For several weeks each March, millions from across the country make the transformation from sports fan into data scientist. In anticipation of the annual NCAA March Madness tournament, viewers pour over stats and projections to craft the perfect bracket before tip-off. While March Madness fervor hasn’t changed significantly since soaring into popularity in the late 1970s, the way fans enjoy the tournament has. Untethered from the traditional TV set, viewers are increasingly turning to live streaming. In fact, March Madness 2017 set a new record with 69.1 million live streams, and you can expect to see additional growth this year once the final numbers are tallied.

Just as viewers are embracing new channels to enjoy live sports, they’re also hungry for supplementary, engaging experiences. Enjoying March Madness isn’t limited to the time sitting in front of a screen, but through companion applications, exclusive interviews, customizable screens and other premium content that enables viewers to create a unique and personalized way to consume content. For sports viewing in the digital era, there is no one-size-fits all solution that caters to such a diverse audience. Broadcasters need to hand the reins to viewers, enabling them to curate their own broadcast. Through the transformative technologies available today, there’s never been a greater opportunity to meet and exceed the expectations of die-hard fans.

While these immersive experiences may receive the spotlight during the two-and-a-half week tournament, leading networks have already begun to take this personalized approach to the viewing experience, weaving extra dimensions and content across a variety of sports.  Broadcasters and traditional cable providers alike are partnering to offer consumers the widest range of digital content, including additional vantage points, stat break downs and interactive multi-screen offerings. Staying ahead in a competitive, increasingly mobile environment means creating an experience that can be tailored at the most granular level. During March Madness, for example, viewers can build screen experiences to highlight specific players, historic performance against individual teams, or simply background information to help support a larger narrative around each game.

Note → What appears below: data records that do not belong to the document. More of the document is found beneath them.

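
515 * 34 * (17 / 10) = 29767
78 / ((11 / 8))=624 / 11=56.73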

As live streaming continues to grow in popularity among sports viewers, it is a signal that broadcasters need to take a holistic approach. Sports has always been, and will continue to be, highly communal – the traditional offerings found at home or at a sports bar should be a core part of network strategy. That said, it needs to support an experience that prioritizes the viewer, whatever preferences they may have. Mobile technology has enabled viewers to engage with sporting events whether they’re watching courtside, on their living room TV set or on a smart phone. As broadcasters embrace these new opportunities, it sets a new standard for the viewing experience during March Madness and throughout the year.